Vaccination against Gumboro disease is therefore based on 2 complementary approaches:
- Vaccination of breeding animals to transmit maternal antibodies to the chick : this is done with an inactivated and adjuvanted booster vaccine before laying.
- Vaccination of growing chicks, to relay this passive protection : it is done with live attenuated vaccine :
This vaccination must be adapted to the level of maternal antibodies and the risk of contamination (high infection pressure ? risk of highly pathogenic strain ?)
To adapt the vaccination of growing chicken, 2 parameters are essential :
- The age of vaccination of the chick : it is necessary to vaccinate early enough not to leave the chick without antibodies, but late enough to avoid neutralization of the vaccine by the maternal antibodies. This adjustment requires the determination of the maternal antibodies level at 1 day and the modelling of the decrease in serum antibodies.
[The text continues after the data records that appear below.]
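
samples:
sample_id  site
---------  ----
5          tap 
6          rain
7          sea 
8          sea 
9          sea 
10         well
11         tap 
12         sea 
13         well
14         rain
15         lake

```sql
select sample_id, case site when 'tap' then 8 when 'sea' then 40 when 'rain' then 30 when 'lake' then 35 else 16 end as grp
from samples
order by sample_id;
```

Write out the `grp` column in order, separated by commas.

8, 30, 40, 40, 40, 16, 8, 40, 16, 30, 35

sample_id=5: site='tap' → 8
sample_id=6: site='rain' → 30
sample_id=7: site='sea' → 40
sample_id=8: site='sea' → 40
sample_id=9: site='sea' → 40
sample_id=10: ELSE → 16
sample_id=11: site='tap' → 8
sample_id=12: site='sea' → 40
sample_id=13: ELSE → 16
sample_id=14: site='rain' → 30
sample_id=15: site='lake' → 35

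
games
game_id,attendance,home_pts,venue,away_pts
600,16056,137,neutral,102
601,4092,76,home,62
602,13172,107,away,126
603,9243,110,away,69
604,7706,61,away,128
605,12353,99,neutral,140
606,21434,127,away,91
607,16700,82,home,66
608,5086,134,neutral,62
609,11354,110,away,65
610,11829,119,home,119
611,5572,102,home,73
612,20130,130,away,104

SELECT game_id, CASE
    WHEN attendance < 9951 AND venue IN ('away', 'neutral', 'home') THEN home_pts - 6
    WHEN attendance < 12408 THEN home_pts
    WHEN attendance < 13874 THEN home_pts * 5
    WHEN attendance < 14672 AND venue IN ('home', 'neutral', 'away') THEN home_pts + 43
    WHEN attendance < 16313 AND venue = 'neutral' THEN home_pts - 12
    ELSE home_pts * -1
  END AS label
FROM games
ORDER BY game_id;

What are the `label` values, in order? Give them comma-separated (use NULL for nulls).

game_id=600: attendance < 16313 AND venue = 'neutral' → 125
game_id=601: attendance < 9951 AND venue IN ('away', 'neutral', 'home') → 70
game_id=602: attendance < 13874 → 535
game_id=603: attendance < 9951 AND venue IN ('away', 'neutral', 'home') → 104
game_id=604: attendance < 9951 AND venue IN ('away', 'neutral', 'home') → 55
game_id=605: attendance < 12408 → 99
game_id=606: ELSE → -127
game_id=607: ELSE → -82
game_id=608: attendance < 9951 AND venue IN ('away', 'neutral', 'home') → 128
game_id=609: attendance < 12408 → 110
game_id=610: attendance < 12408 → 119
game_id=611: attendance < 9951 AND venue IN ('away', 'neutral', 'home') → 96
game_id=612: ELSE → -130

125, 70, 535, 104, 55, 99, -127, -82, 128, 110, 119, 96, -130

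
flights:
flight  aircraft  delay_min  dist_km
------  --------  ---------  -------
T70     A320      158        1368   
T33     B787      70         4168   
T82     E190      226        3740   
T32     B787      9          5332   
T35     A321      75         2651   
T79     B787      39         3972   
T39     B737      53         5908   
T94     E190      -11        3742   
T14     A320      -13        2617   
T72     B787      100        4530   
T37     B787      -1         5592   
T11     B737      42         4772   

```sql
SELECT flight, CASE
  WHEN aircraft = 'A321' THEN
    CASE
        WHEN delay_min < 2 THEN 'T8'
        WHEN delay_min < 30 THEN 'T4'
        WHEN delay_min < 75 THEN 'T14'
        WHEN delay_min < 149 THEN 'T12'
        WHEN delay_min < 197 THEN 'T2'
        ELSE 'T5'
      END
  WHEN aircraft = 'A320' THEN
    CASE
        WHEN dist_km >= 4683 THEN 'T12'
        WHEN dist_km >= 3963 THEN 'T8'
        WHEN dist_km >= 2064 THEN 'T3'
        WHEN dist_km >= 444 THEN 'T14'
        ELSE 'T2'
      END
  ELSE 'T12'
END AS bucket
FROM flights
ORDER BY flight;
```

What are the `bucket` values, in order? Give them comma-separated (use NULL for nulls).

flight=T11: aircraft='B737' → outer ELSE → T12
flight=T14: aircraft='A320' → inner[dist_km >= 2064] → T3
flight=T32: aircraft='B787' → outer ELSE → T12
flight=T33: aircraft='B787' → outer ELSE → T12
flight=T35: aircraft='A321' → inner[delay_min < 149] → T12
flight=T37: aircraft='B787' → outer ELSE → T12
flight=T39: aircraft='B737' → outer ELSE → T12
flight=T70: aircraft='A320' → inner[dist_km >= 444] → T14
flight=T72: aircraft='B787' → outer ELSE → T12
flight=T79: aircraft='B787' → outer ELSE → T12
flight=T82: aircraft='E190' → outer ELSE → T12
flight=T94: aircraft='E190' → outer ELSE → T12

T12, T3, T12, T12, T12, T12, T12, T14, T12, T12, T12, T12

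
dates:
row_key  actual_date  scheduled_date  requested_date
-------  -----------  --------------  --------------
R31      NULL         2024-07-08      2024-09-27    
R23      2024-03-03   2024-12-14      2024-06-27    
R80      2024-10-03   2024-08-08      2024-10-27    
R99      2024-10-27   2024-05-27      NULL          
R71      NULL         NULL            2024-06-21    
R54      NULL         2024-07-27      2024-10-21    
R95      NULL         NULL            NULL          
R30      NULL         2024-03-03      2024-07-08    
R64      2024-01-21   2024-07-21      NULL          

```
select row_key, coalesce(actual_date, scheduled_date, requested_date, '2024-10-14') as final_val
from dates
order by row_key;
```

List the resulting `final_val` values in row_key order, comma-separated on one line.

row_key=R23: actual_date=2024-03-03 → 2024-03-03
row_key=R30: actual_date=NULL, scheduled_date=2024-03-03 → 2024-03-03
row_key=R31: actual_date=NULL, scheduled_date=2024-07-08 → 2024-07-08
row_key=R54: actual_date=NULL, scheduled_date=2024-07-27 → 2024-07-27
row_key=R64: actual_date=2024-01-21 → 2024-01-21
row_key=R71: actual_date=NULL, scheduled_date=NULL, requested_date=2024-06-21 → 2024-06-21
row_key=R80: actual_date=2024-10-03 → 2024-10-03
row_key=R95: actual_date=NULL, scheduled_date=NULL, requested_date=NULL, → literal 2024-10-14 → 2024-10-14
row_key=R99: actual_date=2024-10-27 → 2024-10-27

2024-03-03, 2024-03-03, 2024-07-08, 2024-07-27, 2024-01-21, 2024-06-21, 2024-10-03, 2024-10-14, 2024-10-27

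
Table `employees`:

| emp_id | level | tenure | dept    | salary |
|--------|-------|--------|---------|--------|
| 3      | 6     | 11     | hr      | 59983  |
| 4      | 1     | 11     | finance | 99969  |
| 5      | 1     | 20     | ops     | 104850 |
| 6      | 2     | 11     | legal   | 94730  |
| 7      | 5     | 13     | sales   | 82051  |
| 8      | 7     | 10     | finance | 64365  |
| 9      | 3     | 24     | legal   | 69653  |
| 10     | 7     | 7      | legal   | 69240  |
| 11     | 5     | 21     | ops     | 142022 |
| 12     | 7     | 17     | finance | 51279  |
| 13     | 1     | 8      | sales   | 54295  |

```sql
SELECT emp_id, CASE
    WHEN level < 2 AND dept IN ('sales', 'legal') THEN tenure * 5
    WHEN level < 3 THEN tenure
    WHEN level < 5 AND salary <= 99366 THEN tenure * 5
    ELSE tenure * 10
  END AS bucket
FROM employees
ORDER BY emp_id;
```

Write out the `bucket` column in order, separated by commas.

110, 11, 20, 11, 130, 100, 120, 70, 210, 170, 40

emp_id=3: ELSE → 110
emp_id=4: level < 3 → 11
emp_id=5: level < 3 → 20
emp_id=6: level < 3 → 11
emp_id=7: ELSE → 130
emp_id=8: ELSE → 100
emp_id=9: level < 5 AND salary <= 99366 → 120
emp_id=10: ELSE → 70
emp_id=11: ELSE → 210
emp_id=12: ELSE → 170
emp_id=13: level < 2 AND dept IN ('sales', 'legal') → 40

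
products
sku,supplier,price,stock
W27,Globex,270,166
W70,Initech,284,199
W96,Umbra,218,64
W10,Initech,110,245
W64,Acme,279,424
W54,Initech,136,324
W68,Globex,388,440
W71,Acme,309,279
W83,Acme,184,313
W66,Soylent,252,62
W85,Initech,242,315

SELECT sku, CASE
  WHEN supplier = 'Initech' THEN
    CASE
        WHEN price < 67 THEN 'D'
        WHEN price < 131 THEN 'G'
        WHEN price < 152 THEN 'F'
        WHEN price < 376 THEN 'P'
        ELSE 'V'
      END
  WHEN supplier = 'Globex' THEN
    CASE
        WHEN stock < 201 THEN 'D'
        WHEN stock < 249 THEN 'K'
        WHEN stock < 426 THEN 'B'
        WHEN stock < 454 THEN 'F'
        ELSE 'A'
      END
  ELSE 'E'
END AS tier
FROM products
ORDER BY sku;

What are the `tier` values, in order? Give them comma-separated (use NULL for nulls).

G, D, F, E, E, F, P, E, E, P, E

sku=W10: supplier='Initech' → inner[price < 131] → G
sku=W27: supplier='Globex' → inner[stock < 201] → D
sku=W54: supplier='Initech' → inner[price < 152] → F
sku=W64: supplier='Acme' → outer ELSE → E
sku=W66: supplier='Soylent' → outer ELSE → E
sku=W68: supplier='Globex' → inner[stock < 454] → F
sku=W70: supplier='Initech' → inner[price < 376] → P
sku=W71: supplier='Acme' → outer ELSE → E
sku=W83: supplier='Acme' → outer ELSE → E
sku=W85: supplier='Initech' → inner[price < 376] → P
sku=W96: supplier='Umbra' → outer ELSE → E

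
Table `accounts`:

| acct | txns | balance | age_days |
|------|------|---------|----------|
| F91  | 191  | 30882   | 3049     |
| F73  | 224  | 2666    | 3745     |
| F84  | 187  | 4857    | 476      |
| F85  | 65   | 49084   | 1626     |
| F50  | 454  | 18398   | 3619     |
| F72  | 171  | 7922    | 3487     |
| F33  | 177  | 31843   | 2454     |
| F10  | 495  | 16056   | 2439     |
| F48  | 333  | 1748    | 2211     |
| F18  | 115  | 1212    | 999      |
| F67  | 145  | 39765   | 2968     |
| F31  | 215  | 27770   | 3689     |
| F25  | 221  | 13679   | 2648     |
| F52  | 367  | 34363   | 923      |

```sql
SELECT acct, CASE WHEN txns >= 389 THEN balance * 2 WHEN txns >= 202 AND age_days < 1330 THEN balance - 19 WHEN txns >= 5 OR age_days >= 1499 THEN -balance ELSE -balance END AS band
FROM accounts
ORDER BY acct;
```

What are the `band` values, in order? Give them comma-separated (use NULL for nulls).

32112, -1212, -13679, -27770, -31843, -1748, 36796, 34344, -39765, -7922, -2666, -4857, -49084, -30882

acct=F10: txns >= 389 → 32112
acct=F18: txns >= 5 OR age_days >= 1499 → -1212
acct=F25: txns >= 5 OR age_days >= 1499 → -13679
acct=F31: txns >= 5 OR age_days >= 1499 → -27770
acct=F33: txns >= 5 OR age_days >= 1499 → -31843
acct=F48: txns >= 5 OR age_days >= 1499 → -1748
acct=F50: txns >= 389 → 36796
acct=F52: txns >= 202 AND age_days < 1330 → 34344
acct=F67: txns >= 5 OR age_days >= 1499 → -39765
acct=F72: txns >= 5 OR age_days >= 1499 → -7922
acct=F73: txns >= 5 OR age_days >= 1499 → -2666
acct=F84: txns >= 5 OR age_days >= 1499 → -4857
acct=F85: txns >= 5 OR age_days >= 1499 → -49084
acct=F91: txns >= 5 OR age_days >= 1499 → -30882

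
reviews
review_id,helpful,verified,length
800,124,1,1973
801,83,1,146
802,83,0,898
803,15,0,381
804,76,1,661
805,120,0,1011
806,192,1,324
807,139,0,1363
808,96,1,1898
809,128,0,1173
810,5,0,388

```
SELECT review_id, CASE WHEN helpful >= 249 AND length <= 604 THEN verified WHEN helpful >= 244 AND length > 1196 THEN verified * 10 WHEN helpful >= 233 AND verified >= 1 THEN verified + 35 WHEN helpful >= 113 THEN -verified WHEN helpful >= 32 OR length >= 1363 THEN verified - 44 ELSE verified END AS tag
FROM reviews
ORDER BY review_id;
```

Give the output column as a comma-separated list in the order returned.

review_id=800: helpful >= 113 → -1
review_id=801: helpful >= 32 OR length >= 1363 → -43
review_id=802: helpful >= 32 OR length >= 1363 → -44
review_id=803: ELSE → 0
review_id=804: helpful >= 32 OR length >= 1363 → -43
review_id=805: helpful >= 113 → 0
review_id=806: helpful >= 113 → -1
review_id=807: helpful >= 113 → 0
review_id=808: helpful >= 32 OR length >= 1363 → -43
review_id=809: helpful >= 113 → 0
review_id=810: ELSE → 0

-1, -43, -44, 0, -43, 0, -1, 0, -43, 0, 0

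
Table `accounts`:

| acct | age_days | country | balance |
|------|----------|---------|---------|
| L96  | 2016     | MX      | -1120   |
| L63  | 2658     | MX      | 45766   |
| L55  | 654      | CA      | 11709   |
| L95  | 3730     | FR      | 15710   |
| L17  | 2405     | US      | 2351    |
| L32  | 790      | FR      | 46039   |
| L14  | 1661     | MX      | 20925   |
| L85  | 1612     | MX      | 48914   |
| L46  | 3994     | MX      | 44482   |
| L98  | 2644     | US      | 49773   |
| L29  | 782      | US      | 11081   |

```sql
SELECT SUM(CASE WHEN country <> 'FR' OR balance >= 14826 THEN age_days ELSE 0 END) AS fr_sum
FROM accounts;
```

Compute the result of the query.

acct=L96: ✓ → 2016
acct=L63: ✓ → 2658
acct=L55: ✓ → 654
acct=L95: ✓ → 3730
acct=L17: ✓ → 2405
acct=L32: ✓ → 790
acct=L14: ✓ → 1661
acct=L85: ✓ → 1612
acct=L46: ✓ → 3994
acct=L98: ✓ → 2644
acct=L29: ✓ → 782
fr_sum = 2016 + 2658 + 654 + 3730 + 2405 + 790 + 1661 + 1612 + 3994 + 2644 + 782 = 22946

22946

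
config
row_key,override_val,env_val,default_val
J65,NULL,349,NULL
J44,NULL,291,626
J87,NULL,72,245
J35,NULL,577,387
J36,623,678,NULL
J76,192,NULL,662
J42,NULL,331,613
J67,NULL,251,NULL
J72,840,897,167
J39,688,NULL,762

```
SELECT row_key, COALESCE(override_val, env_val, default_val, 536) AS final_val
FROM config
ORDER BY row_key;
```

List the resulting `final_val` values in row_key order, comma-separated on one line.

row_key=J35: override_val=NULL, env_val=577 → 577
row_key=J36: override_val=623 → 623
row_key=J39: override_val=688 → 688
row_key=J42: override_val=NULL, env_val=331 → 331
row_key=J44: override_val=NULL, env_val=291 → 291
row_key=J65: override_val=NULL, env_val=349 → 349
row_key=J67: override_val=NULL, env_val=251 → 251
row_key=J72: override_val=840 → 840
row_key=J76: override_val=192 → 192
row_key=J87: override_val=NULL, env_val=72 → 72

577, 623, 688, 331, 291, 349, 251, 840, 192, 72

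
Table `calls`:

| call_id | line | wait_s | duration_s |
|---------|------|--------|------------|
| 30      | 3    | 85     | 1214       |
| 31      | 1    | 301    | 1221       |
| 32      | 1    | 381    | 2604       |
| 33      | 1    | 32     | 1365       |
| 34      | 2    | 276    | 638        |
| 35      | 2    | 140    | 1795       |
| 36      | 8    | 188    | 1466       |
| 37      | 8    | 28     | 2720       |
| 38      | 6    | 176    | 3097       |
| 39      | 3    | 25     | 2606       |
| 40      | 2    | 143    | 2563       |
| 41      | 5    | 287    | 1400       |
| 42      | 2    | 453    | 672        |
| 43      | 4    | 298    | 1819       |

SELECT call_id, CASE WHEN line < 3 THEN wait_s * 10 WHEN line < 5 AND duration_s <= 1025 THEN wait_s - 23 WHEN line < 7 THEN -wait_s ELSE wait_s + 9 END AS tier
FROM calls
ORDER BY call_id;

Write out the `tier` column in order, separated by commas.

call_id=30: line < 7 → -85
call_id=31: line < 3 → 3010
call_id=32: line < 3 → 3810
call_id=33: line < 3 → 320
call_id=34: line < 3 → 2760
call_id=35: line < 3 → 1400
call_id=36: ELSE → 197
call_id=37: ELSE → 37
call_id=38: line < 7 → -176
call_id=39: line < 7 → -25
call_id=40: line < 3 → 1430
call_id=41: line < 7 → -287
call_id=42: line < 3 → 4530
call_id=43: line < 7 → -298

-85, 3010, 3810, 320, 2760, 1400, 197, 37, -176, -25, 1430, -287, 4530, -298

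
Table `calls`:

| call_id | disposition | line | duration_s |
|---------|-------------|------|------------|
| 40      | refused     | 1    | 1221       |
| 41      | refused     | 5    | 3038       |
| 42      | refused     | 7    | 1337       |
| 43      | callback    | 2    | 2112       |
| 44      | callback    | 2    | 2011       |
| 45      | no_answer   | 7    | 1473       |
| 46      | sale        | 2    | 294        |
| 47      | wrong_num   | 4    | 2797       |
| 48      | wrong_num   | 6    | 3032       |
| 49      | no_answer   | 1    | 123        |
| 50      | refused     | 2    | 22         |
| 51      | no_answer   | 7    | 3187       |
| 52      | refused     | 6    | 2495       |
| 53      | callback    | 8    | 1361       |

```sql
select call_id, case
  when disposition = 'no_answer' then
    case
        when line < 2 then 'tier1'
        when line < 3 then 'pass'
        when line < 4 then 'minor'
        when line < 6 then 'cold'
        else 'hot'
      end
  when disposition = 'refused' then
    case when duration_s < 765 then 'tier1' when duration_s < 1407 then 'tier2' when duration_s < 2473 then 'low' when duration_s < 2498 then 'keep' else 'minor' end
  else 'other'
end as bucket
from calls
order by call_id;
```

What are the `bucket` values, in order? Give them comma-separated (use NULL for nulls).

call_id=40: disposition='refused' → inner[duration_s < 1407] → tier2
call_id=41: disposition='refused' → inner[ELSE] → minor
call_id=42: disposition='refused' → inner[duration_s < 1407] → tier2
call_id=43: disposition='callback' → outer ELSE → other
call_id=44: disposition='callback' → outer ELSE → other
call_id=45: disposition='no_answer' → inner[ELSE] → hot
call_id=46: disposition='sale' → outer ELSE → other
call_id=47: disposition='wrong_num' → outer ELSE → other
call_id=48: disposition='wrong_num' → outer ELSE → other
call_id=49: disposition='no_answer' → inner[line < 2] → tier1
call_id=50: disposition='refused' → inner[duration_s < 765] → tier1
call_id=51: disposition='no_answer' → inner[ELSE] → hot
call_id=52: disposition='refused' → inner[duration_s < 2498] → keep
call_id=53: disposition='callback' → outer ELSE → other

tier2, minor, tier2, other, other, hot, other, other, other, tier1, tier1, hot, keep, other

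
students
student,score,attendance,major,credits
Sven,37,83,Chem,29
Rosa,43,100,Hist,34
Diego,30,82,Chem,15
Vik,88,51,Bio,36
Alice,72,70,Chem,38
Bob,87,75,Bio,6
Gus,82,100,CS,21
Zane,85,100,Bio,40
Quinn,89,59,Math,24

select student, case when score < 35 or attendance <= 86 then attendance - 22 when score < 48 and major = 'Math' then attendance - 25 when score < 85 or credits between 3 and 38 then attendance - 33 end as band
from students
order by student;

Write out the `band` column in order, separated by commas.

student=Alice: score < 35 or attendance <= 86 → 48
student=Bob: score < 35 or attendance <= 86 → 53
student=Diego: score < 35 or attendance <= 86 → 60
student=Gus: score < 85 or credits between 3 and 38 → 67
student=Quinn: score < 35 or attendance <= 86 → 37
student=Rosa: score < 85 or credits between 3 and 38 → 67
student=Sven: score < 35 or attendance <= 86 → 61
student=Vik: score < 35 or attendance <= 86 → 29
student=Zane: (no match → NULL) → NULL

48, 53, 60, 67, 37, 67, 61, 29, NULL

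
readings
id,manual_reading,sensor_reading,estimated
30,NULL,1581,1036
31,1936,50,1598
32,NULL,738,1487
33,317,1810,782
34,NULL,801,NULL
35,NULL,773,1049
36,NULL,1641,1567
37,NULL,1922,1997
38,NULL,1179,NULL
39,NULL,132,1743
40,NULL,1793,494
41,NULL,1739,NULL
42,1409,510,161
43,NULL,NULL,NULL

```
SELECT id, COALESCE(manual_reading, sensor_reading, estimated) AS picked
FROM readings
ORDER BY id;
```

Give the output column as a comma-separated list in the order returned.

id=30: manual_reading=NULL, sensor_reading=1581 → 1581
id=31: manual_reading=1936 → 1936
id=32: manual_reading=NULL, sensor_reading=738 → 738
id=33: manual_reading=317 → 317
id=34: manual_reading=NULL, sensor_reading=801 → 801
id=35: manual_reading=NULL, sensor_reading=773 → 773
id=36: manual_reading=NULL, sensor_reading=1641 → 1641
id=37: manual_reading=NULL, sensor_reading=1922 → 1922
id=38: manual_reading=NULL, sensor_reading=1179 → 1179
id=39: manual_reading=NULL, sensor_reading=132 → 132
id=40: manual_reading=NULL, sensor_reading=1793 → 1793
id=41: manual_reading=NULL, sensor_reading=1739 → 1739
id=42: manual_reading=1409 → 1409
id=43: manual_reading=NULL, sensor_reading=NULL, estimated=NULL (all NULL) → NULL

1581, 1936, 738, 317, 801, 773, 1641, 1922, 1179, 132, 1793, 1739, 1409, NULL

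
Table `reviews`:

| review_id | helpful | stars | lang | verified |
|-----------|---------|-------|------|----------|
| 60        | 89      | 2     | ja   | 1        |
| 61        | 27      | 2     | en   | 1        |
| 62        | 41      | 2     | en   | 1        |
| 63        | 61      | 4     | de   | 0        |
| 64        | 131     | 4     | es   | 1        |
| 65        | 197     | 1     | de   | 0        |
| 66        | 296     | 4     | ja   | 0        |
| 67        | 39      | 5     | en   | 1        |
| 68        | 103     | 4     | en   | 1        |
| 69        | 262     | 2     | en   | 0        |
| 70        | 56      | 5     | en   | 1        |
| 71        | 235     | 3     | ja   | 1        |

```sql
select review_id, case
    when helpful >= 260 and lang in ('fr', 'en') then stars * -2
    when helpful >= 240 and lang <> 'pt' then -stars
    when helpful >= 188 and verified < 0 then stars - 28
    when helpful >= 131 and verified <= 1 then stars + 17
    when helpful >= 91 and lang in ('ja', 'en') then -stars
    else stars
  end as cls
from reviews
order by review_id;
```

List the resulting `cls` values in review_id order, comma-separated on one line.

2, 2, 2, 4, 21, 18, -4, 5, -4, -4, 5, 20

review_id=60: ELSE → 2
review_id=61: ELSE → 2
review_id=62: ELSE → 2
review_id=63: ELSE → 4
review_id=64: helpful >= 131 and verified <= 1 → 21
review_id=65: helpful >= 131 and verified <= 1 → 18
review_id=66: helpful >= 240 and lang <> 'pt' → -4
review_id=67: ELSE → 5
review_id=68: helpful >= 91 and lang in ('ja', 'en') → -4
review_id=69: helpful >= 260 and lang in ('fr', 'en') → -4
review_id=70: ELSE → 5
review_id=71: helpful >= 131 and verified <= 1 → 20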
A mathematical model – the Kouwenhoven formula, of which there are variants – makes it possible to determine the optimum age of vaccination as a function of the ELISA titer at 1 day. This decrease is influenced by the growth rate, which is a dilution factor for maternal antibodies ! (fast-growing chickens will see their ELISA titer decrease faster than future slow-growing laying chickens)
- The vaccine strain, more or less attenuated : there are highly attenuated vaccine strains, called “light”, strains with “intermediate”, “intermediate plus” pathogenicity and strains with high residual pathogenicity, called “hot” strains : these “hot” ones are of very limited use in the field given the danger of their use.
- New vaccine technologies are now applicable to the hatchery : recombinant HVT-IBDV vaccine (Vaxxitek©, Merial) or virus-Antibodies immuncomplexes.
These two approaches have in common that they are free from neutralization by maternal antibodies. They are also applicable by in ovo vaccination, to the transfer of hatching eggs (18-19 days of incubation).